In 2019, passengers accounted for 62 percent of all traffic fatalities nationwide, which totaled 36,096.
“Many of those lives might have been saved had a passenger in the car insisted that the driver slow down, stop texting or not get behind the wheel in the first place,” said Candace Lightner, the campaign’s organizer and the founder of We Save Lives. “We are encouraged to see the campaign quickly gain traction with the media nationwide, with our partners in traffic safety and with the general public who responded to and shared posts on social media.”
The campaign’s launch began with a nationwide media blitz, with dozens of TV and stations airing stories about the effort. In addition, nearly 55 traffic safety and advocacy groups joined the campaign. Key in the outreach were the Governors Highway Safety Association, which represents traffic safety offices in all 50 states, the National Safety Council and SADD (Students Against Destructive Decisions), which encouraged its more than 400,000 student members to talk about the campaign on social media. 
Two Missouri Congressmen, Rep. Emanuel Cleaver (D-MO) and Sam Graves (R-MO), introduced a resolution to recognize National Passenger Safety Week, and Vincent Fong, a California Assemblyman. introduced a similar resolution in his state’s legislature. Lawmakers in several other states said they intend to support the campaign in the future.  
Plans for the ongoing campaign include creation and distribution of materials about how to speak out, with scripts and videos giving examples of when and how to speak up. People will also be encouraged to sign the Courage to Intervene promise. The campaign will be supported by public service announcements and seasonal news releases, as well as ongoing appearances on local and national media. 

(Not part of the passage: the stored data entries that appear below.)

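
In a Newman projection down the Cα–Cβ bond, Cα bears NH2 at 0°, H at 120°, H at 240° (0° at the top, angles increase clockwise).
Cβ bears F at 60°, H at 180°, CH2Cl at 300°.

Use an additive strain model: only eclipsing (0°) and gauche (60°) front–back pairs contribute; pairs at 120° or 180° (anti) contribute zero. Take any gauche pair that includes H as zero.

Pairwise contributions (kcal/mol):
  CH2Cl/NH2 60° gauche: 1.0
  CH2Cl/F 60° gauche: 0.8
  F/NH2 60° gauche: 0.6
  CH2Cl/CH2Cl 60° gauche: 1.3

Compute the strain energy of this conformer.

This conformer (staggered): NH2–F gauche, NH2–CH2Cl gauche; 0.6 + 1.0 = 1.6 kcal/mol.

1.6 kcal/mol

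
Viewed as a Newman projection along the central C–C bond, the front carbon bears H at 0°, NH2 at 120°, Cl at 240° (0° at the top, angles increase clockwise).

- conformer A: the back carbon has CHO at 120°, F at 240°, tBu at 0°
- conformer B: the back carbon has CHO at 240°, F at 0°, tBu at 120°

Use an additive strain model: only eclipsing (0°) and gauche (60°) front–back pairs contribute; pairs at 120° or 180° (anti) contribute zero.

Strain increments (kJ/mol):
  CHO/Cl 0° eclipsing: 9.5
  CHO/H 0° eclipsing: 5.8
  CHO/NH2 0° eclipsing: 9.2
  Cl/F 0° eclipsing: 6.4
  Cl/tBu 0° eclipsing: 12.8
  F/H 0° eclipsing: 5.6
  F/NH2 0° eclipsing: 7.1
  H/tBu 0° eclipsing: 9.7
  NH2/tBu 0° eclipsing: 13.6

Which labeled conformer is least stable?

A is eclipsed. H at 0° is eclipsed with tBu at 0° (9.7); NH2 at 120° is eclipsed with CHO at 120° (9.2); Cl at 240° is eclipsed with F at 240° (6.4). Total 25.3 kJ/mol.
B is eclipsed. H at 0° is eclipsed with F at 0° (5.6); NH2 at 120° is eclipsed with tBu at 120° (13.6); Cl at 240° is eclipsed with CHO at 240° (9.5). Total 28.7 kJ/mol.
B has the highest total (28.7 kJ/mol).

B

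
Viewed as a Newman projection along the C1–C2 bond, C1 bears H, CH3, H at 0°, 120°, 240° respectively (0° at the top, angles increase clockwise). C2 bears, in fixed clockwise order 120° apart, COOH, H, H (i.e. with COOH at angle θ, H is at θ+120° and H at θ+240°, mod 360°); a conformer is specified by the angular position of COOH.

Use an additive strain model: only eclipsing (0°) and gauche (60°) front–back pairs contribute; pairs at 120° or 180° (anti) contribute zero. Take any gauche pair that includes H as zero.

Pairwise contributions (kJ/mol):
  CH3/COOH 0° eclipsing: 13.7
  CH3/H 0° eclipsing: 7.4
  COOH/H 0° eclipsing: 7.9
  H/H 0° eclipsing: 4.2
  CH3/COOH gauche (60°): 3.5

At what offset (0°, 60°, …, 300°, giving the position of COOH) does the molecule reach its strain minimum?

300°

COOH at 0° (eclipsed): H–COOH eclipsed, CH3–H eclipsed, H–H eclipsed; 7.9 + 7.4 + 4.2 = 19.5 kJ/mol.
COOH at 60° (staggered): CH3–COOH gauche; 3.5 = 3.5 kJ/mol.
COOH at 120° (eclipsed): H–H eclipsed, CH3–COOH eclipsed, H–H eclipsed; 4.2 + 13.7 + 4.2 = 22.1 kJ/mol.
COOH at 180° (staggered): CH3–COOH gauche; 3.5 = 3.5 kJ/mol.
COOH at 240° (eclipsed): H–H eclipsed, CH3–H eclipsed, H–COOH eclipsed; 4.2 + 7.4 + 7.9 = 19.5 kJ/mol.
COOH at 300° (staggered): no non-H gauche contacts → 0.0 kJ/mol.
The minimum (0.0 kJ/mol) occurs with COOH at 300°.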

“Whether a driver is impaired by alcohol or drugs, is speeding or driving too aggressively, or can’t stay awake at the wheel, bad driving choices puts passengers at risk of serious injury or death,” said Lightner, who has been a leading traffic safety advocate since founding MADD (Mothers Against Drunk Driving) in 1980 after losing her 13-year-old daughter Cari to a multiple repeat offender drunk driver. “Passengers need to speak up when they see dangerous driving behavior,” she said. “We hope this ongoing campaign will empower passengers to be safety advocates, to the point where it becomes acceptable – even expected – for passengers to speak up when confronted with an irresponsible driver.”
“Much of being a safe driver comes from education,” said Michelle Anderson, director of operations at The National Road Safety Foundation, a non-profit founded 60 years ago to promote safe driving behavior through education. “When people are knowledgeable about driving risks like impairment, speed, aggression and drowsiness, there’s a better chance they will avoid taking those risks or letting others do so. The National Passenger Safety Campaign educates and empowers passengers about how they can save lives by calling out unsafe driving in the vehicle before crashes happen."